Microsoft introduced its My Phone service last week, an online dashboard for managing and sharing the contents of your mobile phone. We liked some aspects, and critiqued some others. Ultimately, we wished that Microsoft had teamed up with its Seattle neighbor, connected services startup Dashwire, whose legacy dashboard did much of the same thing as My Phone does now, but did it better. Dashwire has since turned its standalone product into a platform. Best Buy Mobile snapped up a license and is now offering its own sync-and-share service, called mIQ (short for mobile IQ).

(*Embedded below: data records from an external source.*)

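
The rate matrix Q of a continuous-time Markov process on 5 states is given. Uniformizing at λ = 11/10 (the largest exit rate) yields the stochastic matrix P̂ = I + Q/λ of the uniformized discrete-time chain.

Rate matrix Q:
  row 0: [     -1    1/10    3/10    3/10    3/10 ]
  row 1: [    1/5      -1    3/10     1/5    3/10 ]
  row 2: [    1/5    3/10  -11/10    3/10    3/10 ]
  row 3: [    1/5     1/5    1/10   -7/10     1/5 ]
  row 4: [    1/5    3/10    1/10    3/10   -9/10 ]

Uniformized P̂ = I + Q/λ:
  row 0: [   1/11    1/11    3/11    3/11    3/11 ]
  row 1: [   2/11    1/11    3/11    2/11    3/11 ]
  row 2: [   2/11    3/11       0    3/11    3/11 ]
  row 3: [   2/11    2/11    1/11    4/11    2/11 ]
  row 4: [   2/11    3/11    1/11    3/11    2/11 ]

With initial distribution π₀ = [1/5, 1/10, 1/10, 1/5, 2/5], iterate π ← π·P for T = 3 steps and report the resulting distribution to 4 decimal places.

t=0: π = [0.2000, 0.1000, 0.1000, 0.2000, 0.4000]
t=1: π = [0.1636, 0.2000, 0.1364, 0.2818, 0.2182]
t=2: π = [0.1669, 0.1810, 0.1446, 0.2802, 0.2273]
t=3: π = [0.1666, 0.1840, 0.1410, 0.2817, 0.2266]

π = [0.1666, 0.1840, 0.1410, 0.2817, 0.2266]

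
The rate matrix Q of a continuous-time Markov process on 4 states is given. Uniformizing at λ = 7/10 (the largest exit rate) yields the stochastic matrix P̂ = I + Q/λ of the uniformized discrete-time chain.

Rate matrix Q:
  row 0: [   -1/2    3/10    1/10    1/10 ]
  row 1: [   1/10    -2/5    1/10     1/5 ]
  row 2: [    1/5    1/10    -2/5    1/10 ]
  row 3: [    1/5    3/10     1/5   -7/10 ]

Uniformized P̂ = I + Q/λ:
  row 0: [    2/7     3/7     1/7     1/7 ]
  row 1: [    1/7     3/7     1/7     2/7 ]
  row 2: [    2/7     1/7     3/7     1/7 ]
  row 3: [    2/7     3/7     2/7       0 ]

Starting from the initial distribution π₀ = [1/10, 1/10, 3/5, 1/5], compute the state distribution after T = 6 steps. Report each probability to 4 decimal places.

π = [0.2341, 0.3616, 0.2341, 0.1702]

t=0: π = [0.1000, 0.1000, 0.6000, 0.2000]
t=1: π = [0.2714, 0.2571, 0.3429, 0.1286]
t=2: π = [0.2490, 0.3306, 0.2592, 0.1612]
t=3: π = [0.2385, 0.3545, 0.2399, 0.1671]
t=4: π = [0.2351, 0.3600, 0.2353, 0.1696]
t=5: π = [0.2343, 0.3613, 0.2343, 0.1701]
t=6: π = [0.2341, 0.3616, 0.2341, 0.1702]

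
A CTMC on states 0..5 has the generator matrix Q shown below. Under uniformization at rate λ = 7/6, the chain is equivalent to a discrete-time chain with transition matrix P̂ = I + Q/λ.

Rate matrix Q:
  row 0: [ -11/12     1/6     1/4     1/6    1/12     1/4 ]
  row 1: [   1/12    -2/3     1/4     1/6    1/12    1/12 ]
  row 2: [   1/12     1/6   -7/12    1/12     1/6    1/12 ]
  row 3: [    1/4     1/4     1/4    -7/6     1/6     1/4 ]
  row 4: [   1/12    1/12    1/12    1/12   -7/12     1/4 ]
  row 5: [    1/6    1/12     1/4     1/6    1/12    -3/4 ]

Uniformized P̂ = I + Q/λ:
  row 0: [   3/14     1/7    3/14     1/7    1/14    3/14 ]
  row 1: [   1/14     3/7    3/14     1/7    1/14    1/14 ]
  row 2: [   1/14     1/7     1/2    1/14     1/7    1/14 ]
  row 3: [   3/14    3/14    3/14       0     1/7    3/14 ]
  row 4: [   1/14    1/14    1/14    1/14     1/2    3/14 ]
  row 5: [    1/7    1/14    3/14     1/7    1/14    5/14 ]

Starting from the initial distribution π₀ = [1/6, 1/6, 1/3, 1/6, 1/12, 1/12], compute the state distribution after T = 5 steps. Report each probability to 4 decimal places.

π = [0.1141, 0.1757, 0.2666, 0.0977, 0.1701, 0.1757]

t=0: π = [0.1667, 0.1667, 0.3333, 0.1667, 0.0833, 0.0833]
t=1: π = [0.1250, 0.1905, 0.2976, 0.0893, 0.1429, 0.1548]
t=2: π = [0.1131, 0.1824, 0.2789, 0.0986, 0.1603, 0.1667]
t=3: π = [0.1136, 0.1787, 0.2711, 0.0974, 0.1671, 0.1722]
t=4: π = [0.1139, 0.1766, 0.2679, 0.0976, 0.1694, 0.1746]
t=5: π = [0.1141, 0.1757, 0.2666, 0.0977, 0.1701, 0.1757]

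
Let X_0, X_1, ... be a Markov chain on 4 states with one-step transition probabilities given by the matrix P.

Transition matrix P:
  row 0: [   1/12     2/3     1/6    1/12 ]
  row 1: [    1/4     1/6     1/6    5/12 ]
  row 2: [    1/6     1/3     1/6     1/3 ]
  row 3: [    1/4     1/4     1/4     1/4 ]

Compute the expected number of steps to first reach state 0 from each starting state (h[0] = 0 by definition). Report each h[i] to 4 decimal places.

First-step conditioning: h[0] = 0; for i ≠ 0, h[i] = 1 + Σ_k P[i][k]·h[k].
  h[1] = 1 + 1/6·h[1] + 1/6·h[2] + 5/12·h[3]
  h[2] = 1 + 1/3·h[1] + 1/6·h[2] + 1/3·h[3]
  h[3] = 1 + 1/4·h[1] + 1/4·h[2] + 1/4·h[3]
Solving the 3×3 linear system over states ≠ 0 gives exactly h = [0, 338/79, 366/79, 340/79] (h[0] = 0 is the target).

h = [0.0000, 4.2785, 4.6329, 4.3038]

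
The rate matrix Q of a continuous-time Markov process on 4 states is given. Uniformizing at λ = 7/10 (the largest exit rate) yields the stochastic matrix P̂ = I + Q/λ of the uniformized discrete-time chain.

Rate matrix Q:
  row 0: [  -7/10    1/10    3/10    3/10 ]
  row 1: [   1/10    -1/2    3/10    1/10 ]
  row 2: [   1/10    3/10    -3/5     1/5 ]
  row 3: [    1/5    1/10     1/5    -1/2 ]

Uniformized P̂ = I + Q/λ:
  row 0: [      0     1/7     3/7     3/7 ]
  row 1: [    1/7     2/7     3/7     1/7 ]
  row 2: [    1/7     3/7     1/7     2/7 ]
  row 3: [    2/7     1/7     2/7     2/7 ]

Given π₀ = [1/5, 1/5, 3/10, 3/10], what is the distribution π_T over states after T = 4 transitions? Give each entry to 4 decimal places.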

I know what you're thinking: The T-Mobile Sidekick backup service just failed, and the blame is Microsoft's. Why trust its My Phone service at all? But backup isn't the point of these services. They're about management. Moreover, comfortably managing the contents of your smartphone from a screen and keypad that's larger than anything you can get on your smartphone. And if you delete a number or photo from the Web or phone, it's gone. Neither of these services intends to save it, but they do intend to make it available online.
So now that that's clear, it's time for a throwdown.
My Phone and mIQ both download small clients to the mobile phone. From there, they bidirectionally sync the phone's contents to an online dashboard. My Phone is limited to Windows phones, but mIQ is free for anyone with a BlackBerry, Symbian, or Windows phone.